In case you haven’t followed the story, three of Britain’s ISPs are being accused of violating British law by using customers’ activity data to target personalized ads. British Telecom, one of the best known names in the industry worldwide, has received the biggest black eye, accused of testing Phorm’s behavioral targeting system with at leasts 18,000 customers. (Other sources report gusts up to 30,000 customers.)
BT asserts that the test was legal, but observers have had trouble understanding how that could be true. The reporting indicates that British law demands such use of activity data (such as browser surfing histories and search histories) be disclosed, but the ISPs do not appear to have done so.
Clearly, this is a public relations fiasco for the companies involved, because they’ve gotten no benefit from using the data in this way while taking hits from the blogosphere and the mainstream press for what they’ve done. What can marketers learn from this story?
First, although it’s obvious, obeying the law is kind of recommended. Now I have no idea if any laws were actually broken, but in a sense that isn’t even the point. The truth is that laws vary from place to place and when you market on the Internet you are subjected to the laws of anywhere your customers come from, which could be anywhere in the world.
You probably need to go beyond the law because your image can suffer even if you’ve broken no laws. Imagine if it is eventually found that no laws were broken in this situation—I think it’s clear that a lot of reputation damage has been done.
So what should companies do? Perhaps the safest way to handle this with a strong opt-in policy, rather than merely disclosing terms in something no one reads. And pinning the opt-in to receiving the service at all seems onerous from an ISP. (Perhaps there’s a way of using what I call an opt-in straddle, also.) Making this optional would seem to serve everyone. If behavioral targeting works as well as I think it can, I believe that consumers will gradually decide they like getting these offers the same way some look forward to receiving their favorite catalog. When the attention is welcome, it suddenly isn’t stalking anymore.

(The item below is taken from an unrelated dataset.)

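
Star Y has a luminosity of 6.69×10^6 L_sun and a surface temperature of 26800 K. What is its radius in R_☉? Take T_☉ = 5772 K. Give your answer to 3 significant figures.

120 R_☉

R/R_☉ = √(L/L_☉) / (T/T_☉)² = √(6.69×10^6) / (4.643)²
       = 2587 / 21.56 = 120.0.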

And, as a sidelight, who’s sitting back with a box of popcorn watching this unfold? Google. As I’ve said before, I believe that Google is going slow on personalization, letting others make the missteps before a consensus emerges on the acceptable way to handle privacy concerns, country-by-country, if necessary. At that point, Google will use its considerable activity data and its advertising reach to create an extremely valuable behavioral targeting network that raises minimal privacy concerns. It’s just a question of when Google believes that it knows how to do this without risking a backlash like the one sweeping Britain this week.